Effect of toroidal rotation on the linear stability of drift-resistive-inertial ballooning modes

Abstract

The two-fluid drift-resistive-inertial-ballooning mode model [Rafiq et al., Phys. Plasmas 17, 082511 (2010)] developed by Rafiq et al. has been improved with the inclusion of the effects of local toroidal rotation and its shear. Linear fluid simulations have shown that the drift-resistive-inertial ballooning modes (DRIBMs) are destabilized by the toroidal rotation. It has been discovered that the effect of velocity shear on the DRIBMs strongly depends on the type of driving force. For the case of the density gradient driven DRIBMs, the modes can be stabilized by large velocity shear, while for the electron temperature gradient driven DRIBMs (ηe-driven DRIBMs), the velocity shear is shown to have a more effective stabilizing effect.
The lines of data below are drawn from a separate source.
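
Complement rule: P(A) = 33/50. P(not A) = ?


P(A') = 1 - P(A) = 1 - 33/50 = 17/50

17/50


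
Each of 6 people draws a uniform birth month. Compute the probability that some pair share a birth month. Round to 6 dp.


P(all different) = prod((12-i)/12 for i=0..5) = 0.222801
P(at least one match) = 1 - 0.222801 = 0.777199

0.777199


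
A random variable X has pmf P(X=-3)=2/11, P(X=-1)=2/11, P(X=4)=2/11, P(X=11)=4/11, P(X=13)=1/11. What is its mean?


E[X] = sum(x * P(x))
= -3*2/11 - 1*2/11 + 4*2/11 + 11*4/11 + 13*1/11
= 57/11

57/11


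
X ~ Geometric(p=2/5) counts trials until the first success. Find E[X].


For geometric (trials until first success), E[X] = 1/p = 1/(2/5) = 5/2

5/2


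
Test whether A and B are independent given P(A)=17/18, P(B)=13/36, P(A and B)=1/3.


P(A)*P(B) = 17/18*13/36 = 221/648
P(A∩B) = 1/3 != 221/648, so not independent

No, A and B are not independent


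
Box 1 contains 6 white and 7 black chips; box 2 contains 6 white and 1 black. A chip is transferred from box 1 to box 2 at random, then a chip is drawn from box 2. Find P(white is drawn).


P(transfer white) = 6/13; P(transfer black) = 7/13
If white transferred: Urn II has 7 white of 8, so P(white|white moved) = 7/8
If black transferred: Urn II has 6 white of 8, so P(white|black moved) = 3/4
By total probability: P(white) = 6/13*7/8 + 7/13*3/4 = 21/26

21/26


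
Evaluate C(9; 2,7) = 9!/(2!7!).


9! = 362880
Denominator: 2!=2 * 7!=5040
Coefficient = 362880 / 10080 = 36

36


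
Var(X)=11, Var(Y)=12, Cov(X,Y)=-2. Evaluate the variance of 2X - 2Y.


Var(2X - 2Y) = 2^2*Var(X) + (-2)^2*Var(Y) + 2*2*(-2)*Cov(X,Y)
= 4*11 + 4*12 - 8*(-2)
= 44 + 48 + 16 = 108

108


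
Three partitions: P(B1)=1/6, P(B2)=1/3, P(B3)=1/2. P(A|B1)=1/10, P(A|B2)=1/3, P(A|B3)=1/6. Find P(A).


P(A) = P(A|B1)P(B1) + P(A|B2)P(B2) + P(A|B3)P(B3)
= 1/10*1/6 + 1/3*1/3 + 1/6*1/2
= 1/60 + 1/9 + 1/12 = 19/90

19/90


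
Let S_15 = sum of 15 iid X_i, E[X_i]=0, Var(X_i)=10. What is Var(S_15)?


By independence, Var(S_n) = n*Var(X_1) = 15*10 = 150

150


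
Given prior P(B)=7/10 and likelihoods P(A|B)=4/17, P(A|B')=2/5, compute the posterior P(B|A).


P(A) = P(A|B)P(B) + P(A|B')P(B') = 4/17*7/10 + 2/5*3/10 = 121/425
P(B|A) = P(A|B)P(B)/P(A) = (14/85)/(121/425) = 70/121

70/121


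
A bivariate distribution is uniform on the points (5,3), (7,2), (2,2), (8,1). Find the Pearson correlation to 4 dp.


Cov(X,Y) = -0.7500, Var(X) = 5.2500, Var(Y) = 0.5000
rho = Cov/(sqrt(VarX)*sqrt(VarY)) = -0.4629

-0.4629


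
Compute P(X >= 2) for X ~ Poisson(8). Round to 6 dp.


P(X>=2) = 1 - P(X<=1) = 1 - (e^(-8)*8^0/0! + e^(-8)*8^1/1!)
≈ 1 - (0.0003354626 + 0.0026837010)
= 1 - 0.0030191636 = 0.9969808364
≈ 0.996981

0.996981


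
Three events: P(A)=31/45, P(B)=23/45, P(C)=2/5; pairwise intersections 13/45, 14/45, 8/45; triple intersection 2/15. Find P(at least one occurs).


P(A∪B∪C) = P(A)+P(B)+P(C) - P(AB)-P(AC)-P(BC) + P(ABC)
= 31/45+23/45+2/5 - 13/45-14/45-8/45 + 2/15
= 43/45

43/45


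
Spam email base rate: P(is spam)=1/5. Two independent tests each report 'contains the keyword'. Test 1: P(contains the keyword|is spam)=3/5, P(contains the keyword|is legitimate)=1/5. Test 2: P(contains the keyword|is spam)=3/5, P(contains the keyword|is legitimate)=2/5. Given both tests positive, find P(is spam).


After test 1: P(+) = 3/5*1/5 + 1/5*4/5 = 7/25
P(B|+) = (3/25)/(7/25) = 3/7
After test 2 (use post1 as new prior): P(+) = 3/5*3/7 + 2/5*4/7 = 17/35
P(B|+,+) = (9/35)/(17/35) = 9/17

9/17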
However, in the situation of the ion temperature gradient driven DRIBMs (ηi-driven DRIBMs), the modes are further destabilized by the velocity shear. The behaviors of DRIBMs driven by the coexistence of ion and electron temperature gradients are shown to be similar to the ηe-driven DRIBMs, suggesting that the electron temperature gradient is one kind of strong driving force for DRIBMs. Besides, the toroidal ion temperature gradient modes are shown to be destabilized by the rotation and the velocity shear.